Le futur document ne portera pas uniquement sur les volumes disponibles. Il doit également intégrer un plan de sécurité sanitaire de l’eau ainsi que des mesures destinées à réduire les eaux non facturées, c’est-à-dire l’eau produite mais qui ne donne pas lieu à facturation, notamment en raison des fuites et d’autres pertes du réseau.

Le dessalement ne règle pas toute l’équation

Ce chantier intervient alors que Sfax dispose d’un nouvel outil majeur avec la station de dessalement de Gargour. La diversification des ressources constitue un élément important pour sécuriser l’approvisionnement, mais elle ne suffit pas à elle seule à résoudre les difficultés du système d’eau.

L’efficacité du réseau devient donc un autre enjeu central. Produire davantage d’eau tout en laissant une partie importante des volumes se perdre dans les infrastructures réduit mécaniquement l’efficacité de l’investissement réalisé sur les nouvelles ressources.

C’est précisément sur ce point que le futur schéma directeur devra apporter des réponses opérationnelles : combien d’eau faut-il produire, quelles infrastructures renforcer et quel niveau de pertes viser à terme ?

Les chiffres qui permettront de juger le plan

L’accord fixe un cadre de travail, mais plusieurs données seront indispensables pour mesurer les résultats du futur programme. Le premier indicateur concerne le taux actuel d’eau non facturée à Sfax. Il permettra d’établir une situation de référence avant de fixer les objectifs de réduction.

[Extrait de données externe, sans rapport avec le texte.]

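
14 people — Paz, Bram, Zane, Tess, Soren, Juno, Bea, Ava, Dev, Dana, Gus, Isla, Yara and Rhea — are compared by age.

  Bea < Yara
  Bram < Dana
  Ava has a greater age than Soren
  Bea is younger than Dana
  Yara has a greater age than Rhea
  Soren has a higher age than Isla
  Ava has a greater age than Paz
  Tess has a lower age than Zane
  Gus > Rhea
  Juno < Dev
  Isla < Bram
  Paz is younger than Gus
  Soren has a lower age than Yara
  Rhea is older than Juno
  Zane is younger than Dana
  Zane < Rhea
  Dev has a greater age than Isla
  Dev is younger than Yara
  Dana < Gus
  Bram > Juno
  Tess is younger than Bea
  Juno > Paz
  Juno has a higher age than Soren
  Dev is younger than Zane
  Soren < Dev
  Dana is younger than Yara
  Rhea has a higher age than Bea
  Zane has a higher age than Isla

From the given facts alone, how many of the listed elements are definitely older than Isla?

Directly above Isla: Soren, Dev, Zane, Bram.
One step further: Juno, Ava, Rhea, Dana, Yara (9 so far).
One step further: Gus (10 so far).
No other element is forced above Isla by the given relations, so the count is 10.

10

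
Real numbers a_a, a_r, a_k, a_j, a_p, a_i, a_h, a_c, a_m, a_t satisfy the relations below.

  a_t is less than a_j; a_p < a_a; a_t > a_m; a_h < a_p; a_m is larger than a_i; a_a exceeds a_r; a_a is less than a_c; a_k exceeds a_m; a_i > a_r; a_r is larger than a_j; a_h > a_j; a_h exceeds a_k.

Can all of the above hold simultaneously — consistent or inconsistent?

We have a_m < a_t stated directly, yet also a_t < a_j < a_r < a_i < a_m by chaining the others — so a_t < a_m. Contradiction.

inconsistent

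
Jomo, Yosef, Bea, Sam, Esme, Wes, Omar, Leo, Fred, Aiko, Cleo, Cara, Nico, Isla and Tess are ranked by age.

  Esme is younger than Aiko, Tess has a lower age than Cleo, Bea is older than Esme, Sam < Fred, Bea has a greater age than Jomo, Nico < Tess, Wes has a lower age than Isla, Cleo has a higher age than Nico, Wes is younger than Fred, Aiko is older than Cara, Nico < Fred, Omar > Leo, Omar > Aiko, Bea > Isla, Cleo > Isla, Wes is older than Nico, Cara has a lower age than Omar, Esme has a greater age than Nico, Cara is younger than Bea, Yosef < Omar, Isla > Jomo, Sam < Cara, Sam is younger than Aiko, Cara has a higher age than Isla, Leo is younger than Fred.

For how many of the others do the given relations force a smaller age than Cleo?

Directly below Cleo: Nico, Tess, Isla.
One step further: Jomo, Wes (5 so far).
No other element is forced below Cleo by the given relations, so the count is 5.

5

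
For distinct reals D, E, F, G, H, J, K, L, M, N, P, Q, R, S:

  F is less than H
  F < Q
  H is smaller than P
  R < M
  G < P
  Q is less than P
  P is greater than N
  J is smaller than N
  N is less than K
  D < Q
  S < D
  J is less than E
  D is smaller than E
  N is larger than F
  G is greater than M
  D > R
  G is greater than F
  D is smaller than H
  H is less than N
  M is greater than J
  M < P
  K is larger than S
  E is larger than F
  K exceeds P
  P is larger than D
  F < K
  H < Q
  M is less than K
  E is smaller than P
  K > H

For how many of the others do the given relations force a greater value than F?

From F the given relations immediately reach G, H, N, E, Q, K.
From those, P — 7 in total.
Nothing else is reachable above F; 7 in all.

7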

Le calendrier de la première mission des experts japonais constituera également un premier marqueur de la mise en œuvre du projet.

Enfin, le futur schéma devra permettre de connaître ses propres objectifs chiffrés : volumes nécessaires à l’horizon 2060, capacités supplémentaires à mobiliser, niveau de pertes visé et calendrier des investissements.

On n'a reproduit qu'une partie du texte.